This week’s edition of the Economist newspaper features an article on “Comes with music” (CWM), the latest addition to the legion of subscription-based “solutions” to the file-sharing “problem”. Under CWM, mobile phone makers purchase 12 month subscriptions to online-music catalogues and bundle them with handsets. The idea is that end users will not mind paying for music if the cost is hidden inside the price of something more tangible. CWM is touted as a win-win-win model: handset makers get an extra feature to entice customers, end users get “free” music, and record companies get to make a profit. The Economist describes CWM as “potentially a big step forward”. I think it is a half-baked idea which is doomed to failure.
The first reason is the restricted nature of the service. Major record companies are a lot like alcohol addicts: although they know as well as anyone how much it hurts them, they just can’t compel themselves to give up a bad habit. So it is no surprise that the tracks available on CWM are strait-jacketed with Digital Rights Managment (DRM), the asinine technology which attempts to restrict users from moving or playing music files in anything but the most strictly prescribed way. Of course, even if the DRM method Nokia is using remains uncracked, nobody is going to put up with the restrictions or pay to have them lifted when they can just download the music from a P2P file-sharing network, unrestricted and free. At best, all DRM will achieve is to encourage users to use CWM when convenient – when they want a certain song, right now, on their mobile handset – and carry on downloading the bulk of their music the normal, illegal way. On top of this, the twelve month expiry limit is simply irrelevant to a generation for whom downloading is the norm. If the users even notice that CWM has expired, they will hardly care.
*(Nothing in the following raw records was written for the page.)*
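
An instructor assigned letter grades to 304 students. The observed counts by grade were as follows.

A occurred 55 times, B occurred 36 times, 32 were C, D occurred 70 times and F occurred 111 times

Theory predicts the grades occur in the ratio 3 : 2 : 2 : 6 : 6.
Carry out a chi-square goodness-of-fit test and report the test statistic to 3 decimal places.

10.906

Ratio total = 19. Expected counts: 304×3/19 = 48, 304×2/19 = 32, 304×2/19 = 32, 304×6/19 = 96, 304×6/19 = 96.
cat         O        E   (O−E)²/E
A          55       48     1.0208
B          36       32     0.5000
C          32       32     0.0000
D          70       96     7.0417
F         111       96     2.3438
Sum = 10.906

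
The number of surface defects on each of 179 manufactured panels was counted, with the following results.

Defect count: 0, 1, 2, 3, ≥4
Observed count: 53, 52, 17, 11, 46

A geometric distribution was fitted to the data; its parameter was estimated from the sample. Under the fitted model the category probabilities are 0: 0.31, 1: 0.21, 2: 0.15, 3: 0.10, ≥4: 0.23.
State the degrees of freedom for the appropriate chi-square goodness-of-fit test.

3

There are k = 5 categories and 1 parameter estimated from the data, so df = 5 − 1 − 1 = 3.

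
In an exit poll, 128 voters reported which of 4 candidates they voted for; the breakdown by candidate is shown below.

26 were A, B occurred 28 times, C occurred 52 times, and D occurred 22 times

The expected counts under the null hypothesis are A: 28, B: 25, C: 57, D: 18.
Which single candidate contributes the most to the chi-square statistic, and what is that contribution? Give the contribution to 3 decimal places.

D, 0.889

A: (26 − 28)²/28 = 4/28 = 0.1429
B: (28 − 25)²/25 = 9/25 = 0.3600
C: (52 − 57)²/57 = 25/57 = 0.4386
D: (22 − 18)²/18 = 16/18 = 0.8889
The largest term is for D: 0.889.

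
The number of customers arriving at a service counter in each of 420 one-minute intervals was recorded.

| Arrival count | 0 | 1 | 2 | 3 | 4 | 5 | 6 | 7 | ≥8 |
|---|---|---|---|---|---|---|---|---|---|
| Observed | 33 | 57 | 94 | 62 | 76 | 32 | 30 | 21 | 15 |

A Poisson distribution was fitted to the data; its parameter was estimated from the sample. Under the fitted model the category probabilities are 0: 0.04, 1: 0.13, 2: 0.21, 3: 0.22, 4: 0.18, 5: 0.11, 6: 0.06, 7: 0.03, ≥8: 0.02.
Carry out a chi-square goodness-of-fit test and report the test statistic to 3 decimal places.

Expected counts E_i = n·p_i: 420×0.04 = 16.8, 420×0.13 = 54.6, 420×0.21 = 88.2, 420×0.22 = 92.4, 420×0.18 = 75.6, 420×0.11 = 46.2, 420×0.06 = 25.2, 420×0.03 = 12.6, 420×0.02 = 8.4.
χ² = (33−16.8)²/16.8 + (57−54.6)²/54.6 + (94−88.2)²/88.2 + (62−92.4)²/92.4 + (76−75.6)²/75.6 + (32−46.2)²/46.2 + (30−25.2)²/25.2 + (21−12.6)²/12.6 + (15−8.4)²/8.4
   = 15.6214 + 0.1055 + 0.3814 + 10.0017 + 0.0021 + 4.3645 + 0.9143 + 5.6000 + 5.1857
Sum = 42.177

42.177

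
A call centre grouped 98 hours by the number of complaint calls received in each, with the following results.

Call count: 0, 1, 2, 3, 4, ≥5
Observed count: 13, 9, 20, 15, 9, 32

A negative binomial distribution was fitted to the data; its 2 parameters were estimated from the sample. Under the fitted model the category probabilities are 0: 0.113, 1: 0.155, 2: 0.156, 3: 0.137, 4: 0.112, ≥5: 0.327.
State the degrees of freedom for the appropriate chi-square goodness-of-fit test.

3

There are k = 6 categories and 2 parameters estimated from the data, so df = 6 − 1 − 2 = 3.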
The second reason is that, of course, CWM is not free. The handset maker has to pay at least one record company for the subscription, and that cost ultimately must get passed on to the consumer. Nokia may choose to cross-subsidise the service with profits from other handsets, or cut other features from CWM handsets, or whatever. Regardless, handsets with CWM will be at a competitive disadvantage against handsets without CWM. This is only an intuition, but I strongly doubt that the addition of CWM will sway consumers purchasing decisions more than an infinitesimal amount. It simply isn’t a shiny, attractive feature when file-sharing is so easy and familiar, and when mobile carriers and ISPs are already pushing so many other DRM-stunted, mutually incompatible digital music services, subscription and otherwise. The Economist article even suggested that the “unlimited” downloads will in fact be capped by a “fair use” limit, which will tarnish CWM’s image yet further. Unless Nokia can find a way to make CWM sexy – a very tall order – or to absorb the cost, CWM handsets will not be competitive.
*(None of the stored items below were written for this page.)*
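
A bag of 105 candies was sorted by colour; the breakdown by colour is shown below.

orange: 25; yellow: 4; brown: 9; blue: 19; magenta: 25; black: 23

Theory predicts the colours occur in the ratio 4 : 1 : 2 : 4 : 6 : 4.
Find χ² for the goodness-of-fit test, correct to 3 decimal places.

2.883

Ratio total = 21. Expected counts: 105×4/21 = 20, 105×1/21 = 5, 105×2/21 = 10, 105×4/21 = 20, 105×6/21 = 30, 105×4/21 = 20.
orange: (25 − 20)²/20 = 25/20 = 1.2500
yellow: (4 − 5)²/5 = 1/5 = 0.2000
brown: (9 − 10)²/10 = 1/10 = 0.1000
blue: (19 − 20)²/20 = 1/20 = 0.0500
magenta: (25 − 30)²/30 = 25/30 = 0.8333
black: (23 − 20)²/20 = 9/20 = 0.4500
Sum = 2.883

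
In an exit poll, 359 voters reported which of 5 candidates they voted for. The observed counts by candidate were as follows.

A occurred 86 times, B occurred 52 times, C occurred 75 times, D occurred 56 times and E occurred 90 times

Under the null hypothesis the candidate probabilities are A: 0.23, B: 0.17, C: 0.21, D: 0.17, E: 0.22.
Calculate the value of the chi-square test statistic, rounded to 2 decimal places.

Expected counts E_i = n·p_i: 359×0.23 = 82.57, 359×0.17 = 61.03, 359×0.21 = 75.39, 359×0.17 = 61.03, 359×0.22 = 78.98.
cat         O        E   (O−E)²/E
A          86    82.57      0.142
B          52    61.03      1.336
C          75    75.39      0.002
D          56    61.03      0.415
E          90    78.98      1.538
Sum = 3.43

3.43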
The final and most basic reason is that the music industry has left it far too late to supply an alternative to file-sharing. My generation grew up with Napster, Limewire and BitTorrent the way our parents grew up with television, air conditioning and jumbo jets. For us, file-sharing is not a way to get music, it’s the way. A technologically disinclined friend recently bought a new laptop and asked me what software he should put on it. I suggested, among other things, OpenOffice. He recoiled: even though OO’s user interface is a near clone of MS Office, and OO is entirely free, he would rather find a pirated copy of MS Office than deal with a slightly unfamiliar interface. He also turned down my suggestion of Vuze as his file-sharing client; he had been using Limewire for years and didn’t want to learn a new system. There are a lot of people like my friend out there, and a lot more who are open to new technologies but who just like file-sharing better. Why would they bother adopting a restricted, closed-catalogue, closed-medium system when they could just keep on downloading like they always have? Boosters of CWM must remember that it is competing against a file-sharing networks which are free, ubiquitous, near perfectly stocked and completely familiar. It’s hard to imagine a better music delivery system, much less one that would turn a profit.
I don’t know how musicians are going to make a living as music sales continue to plummet, but CWM is not part of the solution. My strong intuition is that anything which requires users to pay for music (or any digital content) is a lost cause, and profits will have to come through adjunct channels. However, I’m skeptical that donations, concert tickets, merchandise sales or advertising will entirely cover the gap. It will be fascinating to see what solutions the market comes up with. At least we can be assured that great music can be given away sustainably.